June 11, 2024

What is the Transformer KV Cache?

The Key-Value Cache (or simply KV Cache) is a basic optimization technique in decoder-only Transformers which reduces compute at the expense of increased memory utilization. Let’s look at how it works in the context of a decoder-only Transformer.

Background

Recall that:

The input to a transformer is a sequence of tokens (or a batch of these)
Each layer in a decoder-only transformer has an attention layer and a feedforward layer
Almost every layer/operation in a transformer is per-token with the exception of the attention layer. (And only parts of it)
The attention layer has multiple heads, and usually d_model = d_head * n_heads

During generation: Conceptually, one token is generated for each forward pass, appended to the input, and then the input (now with +1 sequence length) is passed back into the model for another forward pass. However doing it this naive way is wasteful because:

It recomputes previous key, value, and attention rows which aren’t needed.
The other parts of the network which are per-token also get used again, wasting computation.

The basic operations of a single attention head are: (Regularization techniques like dropout have been omitted for brevity)

B, T, C = x.shape
# q, k, v computation is all per-token
q = self.query(x)
k = self.key(x)
v = self.value(x)

att = q @ k.transpose(-2, -1) * k.shape[-1]**-0.5 # Pre-softmax logits
att = att.masked_fill(self.tril[:T, :T] == 0, float('-inf')) # Self-attention mask
att = F.softmax(att, dim=-1)

out = att @ v

When a new token is appended to the input x:

There is one row added to each of q, k, v
att will go from size (T, T) to (T+1, T+1), meaning there is an additional row and column added.
The additional row represents the attention from the new token against all previous tokens.
Since att is masked to be lower triangular, the additional column added is all zero except for the entry in the last row.
The additional row in att will result in an additional output in v, which will be the additional row in att matrix-multiplied with all columns in v. This would be att[-1, :] @ v.

Visualization

Here’s what the Query, Key, Value, Attention Matrix, and Output Values look like after passing an initial two tokens to our single attention head: (d_head = 4 here) Now after appending one more token, they look like this: Notice that the Query, Key and Value matrices just have an additional row, and previous rows were unaffected.
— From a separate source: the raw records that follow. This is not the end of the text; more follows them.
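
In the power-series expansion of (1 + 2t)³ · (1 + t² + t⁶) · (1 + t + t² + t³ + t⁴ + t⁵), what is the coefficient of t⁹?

47

(1 + 2t)³ has coefficients 1,6,12,8 for degrees 0…3.
(1 + t² + t⁶) has coefficients 1,0,1,0,0,0,1,0,0,0 for degrees 0…9.
Finally multiplying by (1 + t + t² + t³ + t⁴ + t⁵), the product of all factors after the first has coefficients 1,1,2,2,2,2,2,2,1,1 for degrees 0…9.
[t⁹] = 1·1 + 6·1 + 12·2 + 8·2 = 47.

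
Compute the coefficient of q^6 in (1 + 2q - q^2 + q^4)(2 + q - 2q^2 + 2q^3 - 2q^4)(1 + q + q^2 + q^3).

-2

(1 + 2q - q^2 + q^4) has coefficients 1,2,-1,0,1 for degrees 0…4.
(2 + q - 2q^2 + 2q^3 - 2q^4) has coefficients 2,1,-2,2,-2,0,0 for degrees 0…6.
Finally multiplying by (1 + q + q^2 + q^3), the product of all factors after the first has coefficients 2,3,1,3,-1,-2,0 for degrees 0…6.
[q^6] = 1·0 + 2·(-2) − 1·(-1) + 1·1 = -2.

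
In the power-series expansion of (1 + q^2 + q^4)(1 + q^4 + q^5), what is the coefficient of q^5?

(1 + q^2 + q^4) has coefficients 1,0,1,0,1 for degrees 0…4.
(1 + q^4 + q^5) has coefficients 1,0,0,0,1,1 for degrees 0…5.
[q^5] = 1·1 + 1·0 + 1·0 = 1.

1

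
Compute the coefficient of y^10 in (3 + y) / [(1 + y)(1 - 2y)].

2390

The denominator gives the recurrence a_n = a_(n−1) + 2a_(n−2) for n ≥ 2; the numerator fixes a_0 = 3, a_1 = 4.
Iterating: 3, 4, 10, 18, 38, 74, 150, 298, 598, 1194, 2390, so a_10 = 2390.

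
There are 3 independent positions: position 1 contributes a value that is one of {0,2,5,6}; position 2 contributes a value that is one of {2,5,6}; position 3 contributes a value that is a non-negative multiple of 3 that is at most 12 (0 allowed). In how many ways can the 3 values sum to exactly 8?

4

The generating function for the choices is (1 + x^2 + x^5 + x^6)·(x^2 + x^5 + x^6)·(1 + x^3 + x^6 + x^9 + x^12); the count is [x^8].
(1 + x^2 + x^5 + x^6) has coefficients 1,0,1,0,0,1,1 for degrees 0…6.
(x^2 + x^5 + x^6) has coefficients 0,0,1,0,0,1,1,0,0 for degrees 0…8.
Finally multiplying by (1 + x^3 + x^6 + x^9 + x^12), the product of all factors after the first has coefficients 0,0,1,0,0,2,1,0,2 for degrees 0…8.
[x^8] = 1·2 + 1·1 + 1·0 + 1·1 = 4.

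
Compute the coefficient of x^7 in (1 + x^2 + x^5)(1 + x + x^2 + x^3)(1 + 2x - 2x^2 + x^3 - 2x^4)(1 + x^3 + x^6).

-1

(1 + x^2 + x^5) has coefficients 1,0,1,0,0,1 for degrees 0…5.
(1 + x + x^2 + x^3) has coefficients 1,1,1,1,0,0,0,0 for degrees 0…7.
Multiplying by (1 + 2x - 2x^2 + x^3 - 2x^4) gives running coefficients 1,3,1,2,-1,-3,-1,-2 for degrees 0…7.
Finally multiplying by (1 + x^3 + x^6), the product of all factors after the first has coefficients 1,3,1,3,2,-2,2,0 for degrees 0…7.
[x^7] = 1·0 + 1·(-2) + 1·1 = -1.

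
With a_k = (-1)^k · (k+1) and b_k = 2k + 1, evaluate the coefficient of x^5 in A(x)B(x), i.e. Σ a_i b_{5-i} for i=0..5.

3

This is [x^5] in the product of the two ordinary generating functions.
Σ = 1·11 − 2·9 + 3·7 − 4·5 + 5·3 − 6·1 = 3.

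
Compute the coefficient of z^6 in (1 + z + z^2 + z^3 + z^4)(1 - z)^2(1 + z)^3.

-2

(1 + z + z^2 + z^3 + z^4) has coefficients 1,1,1,1,1 for degrees 0…4.
(1 - z)^2 has coefficients 1,-2,1,0,0,0,0 for degrees 0…6.
Finally multiplying by (1 + z)^3, the product of all factors after the first has coefficients 1,1,-2,-2,1,1,0 for degrees 0…6.
[z^6] = 1·0 + 1·1 + 1·1 + 1·(-2) + 1·(-2) = -2.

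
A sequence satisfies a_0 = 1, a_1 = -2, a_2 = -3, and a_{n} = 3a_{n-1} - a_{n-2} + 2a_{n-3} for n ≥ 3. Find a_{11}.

The ordinary generating function has denominator 1 - 3t + t^2 - 2t^3.
Iterating the recurrence: a_0,…,a_{11} = 1, -2, -3, -5, -16, -49, -141, -406, -1175, -3401, -9840, -28469.

-28469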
Also note how the attention matrix just has one additional row, and consequently, the output also only has one extra row. All previous rows were unaffected due to the self-attention mask.
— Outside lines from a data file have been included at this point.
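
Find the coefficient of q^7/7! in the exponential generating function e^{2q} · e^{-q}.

1

The EGF product rule gives c_7 = Σ_{k_1+k_2=7} C(7; k_1,k_2) · ∏ g_i(k_i), where e^{2q} gives (2)^k; e^{-q} gives (-1)^k.
g_1(k) for k = 0…7: 1, 2, 4, 8, 16, 32, 64, 128.
g_2(k) for k = 0…7: 1, -1, 1, -1, 1, -1, 1, -1.
c_7 = Σ_k C(7,k)·g_1(k)·g_2(7−k) = 1·1·(-1) + 7·2·1 + 21·4·(-1) + 35·8·1 + 35·16·(-1) + 21·32·1 + 7·64·(-1) + 1·128·1 = −1 + 14 − 84 + 280 − 560 + 672 − 448 + 128 = 1.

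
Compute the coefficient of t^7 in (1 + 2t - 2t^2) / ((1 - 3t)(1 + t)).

2370

The denominator gives the recurrence a_n = 2a_(n−1) + 3a_(n−2) for n ≥ 3; the numerator fixes a_0 = 1, a_1 = 4, a_2 = 9.
Iterating: 1, 4, 9, 30, 87, 264, 789, 2370, so a_7 = 2370.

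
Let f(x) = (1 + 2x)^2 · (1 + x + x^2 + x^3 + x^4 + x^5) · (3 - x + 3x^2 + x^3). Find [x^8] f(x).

(1 + 2x)^2 has coefficients 1,4,4 for degrees 0…2.
(1 + x + x^2 + x^3 + x^4 + x^5) has coefficients 1,1,1,1,1,1,0,0,0 for degrees 0…8.
Finally multiplying by (3 - x + 3x^2 + x^3), the product of all factors after the first has coefficients 3,2,5,6,6,6,3,4,1 for degrees 0…8.
[x^8] = 1·1 + 4·4 + 4·3 = 29.

29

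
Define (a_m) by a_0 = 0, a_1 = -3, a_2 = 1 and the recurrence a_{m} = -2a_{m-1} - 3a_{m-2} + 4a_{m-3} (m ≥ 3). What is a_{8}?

675

The ordinary generating function has denominator 1 + 2t + 3t^2 - 4t^3.
Iterating the recurrence: a_0,…,a_{8} = 0, -3, 1, 7, -29, 41, 33, -305, 675.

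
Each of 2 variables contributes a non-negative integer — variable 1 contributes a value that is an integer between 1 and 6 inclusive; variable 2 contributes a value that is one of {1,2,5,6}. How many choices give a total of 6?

The generating function for the choices is (t + t² + t³ + t⁴ + t⁵ + t⁶)·(t + t² + t⁵ + t⁶); the count is [t⁶].
(t + t² + t³ + t⁴ + t⁵ + t⁶) has coefficients 0,1,1,1,1,1,1 for degrees 0…6.
(t + t² + t⁵ + t⁶) has coefficients 0,1,1,0,0,1,1 for degrees 0…6.
[t⁶] = 1·1 + 1·0 + 1·0 + 1·1 + 1·1 + 1·0 = 3.

3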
The same holds if we append yet another token:

KV Cache

Now we can begin to understand how the KV cache will work: For each new token generated, we don’t need to pass in the entire sequence and thus can avoid recomputing the entire attention matrix. We only need to operate on the new token in the following manner:

Compute new q, k, v rows for only the new token.
New q row will be used immediately. (This is why there is no query cache)
Append new key, value entries to existing K, V caches
Compute new att row by doing matrix-vector multiplication between new q row and k_cache.transpose()
Compute new v row by doing matrix-vector multiplication between new att row and v_cache.transpose()
The output (which is just for the latest token) is passed to the next layer.
This can proceed through subsequent layers because we only care about the latest token.
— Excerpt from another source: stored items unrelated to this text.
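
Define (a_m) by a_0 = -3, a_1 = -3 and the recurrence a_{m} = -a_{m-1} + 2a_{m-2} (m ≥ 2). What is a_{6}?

-3

The ordinary generating function has denominator 1 + x - 2x^2.
Iterating the recurrence: a_0,…,a_{6} = -3, -3, -3, -3, -3, -3, -3.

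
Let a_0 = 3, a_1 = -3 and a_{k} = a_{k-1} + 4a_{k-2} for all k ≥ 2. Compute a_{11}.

12381

The ordinary generating function has denominator 1 - z - 4z^2.
Iterating the recurrence: a_0,…,a_{11} = 3, -3, 9, -3, 33, 21, 153, 237, 849, 1797, 5193, 12381.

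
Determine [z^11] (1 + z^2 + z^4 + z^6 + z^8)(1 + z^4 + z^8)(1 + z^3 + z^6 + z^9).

4

(1 + z^2 + z^4 + z^6 + z^8) has coefficients 1,0,1,0,1,0,1,0,1 for degrees 0…8.
(1 + z^4 + z^8) has coefficients 1,0,0,0,1,0,0,0,1,0,0,0 for degrees 0…11.
Finally multiplying by (1 + z^3 + z^6 + z^9), the product of all factors after the first has coefficients 1,0,0,1,1,0,1,1,1,1,1,1 for degrees 0…11.
[z^11] = 1·1 + 1·1 + 1·1 + 1·0 + 1·1 = 4.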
This is a tradeoff to save repeated computation by increasing memory usage, but is worthwhile because without this optimization, we’d be be wasting cycles recomputing the key, value and attention matrices.

Size of the KV Cache

This can be calculated as follows:

There are n_layers blocks in the transformer
There is one multi-headed attention layer in each block
Each multi-headed attention layer has n_heads each with d_head size for k, v
Need a cache for both K and V
The maximum context length is n_context
Precision is n_bytes, e.g. 4 for FP32
Inference batch size is batch_size

Thus the total size would be:

kv_cache_size = n_layers * n_heads * 2 * n_context * d_head * n_bytes * batch_size

But since d_model = n_heads * d_head (usually), this reduces to:

kv_cache_size = n_layers * d_model * 2 * n_context * n_bytes * batch_size

Example OPT-30B (Taken from this X post)

n_bytes = 2 (FP16)
n_layers = 48
d_model = 7168
n_context = 1024
batch = 128

This comes out to 180,388,626,432 bytes or ~180 GB.

Relation to MHA, MQA and GQA

(Reference)

These are different types of attention which trade-off model performance against the size of the key-value cache by reducing the number of KV heads.

MHA: Multi-headed Attention: The “normal” way of doing things: There is one query, key and value head per attention head.
MQA: Multi-Query Attention: There is only a single key and single value head which are shared across all n_heads query heads.
GQA: Grouped-Query Attention: The middle ground: There are fewer than n_heads key and value heads, so that each key, value head is shared with more than one query head.

By reducing the number of key, value heads we reduce the amount of memory consumed by the key-value cache.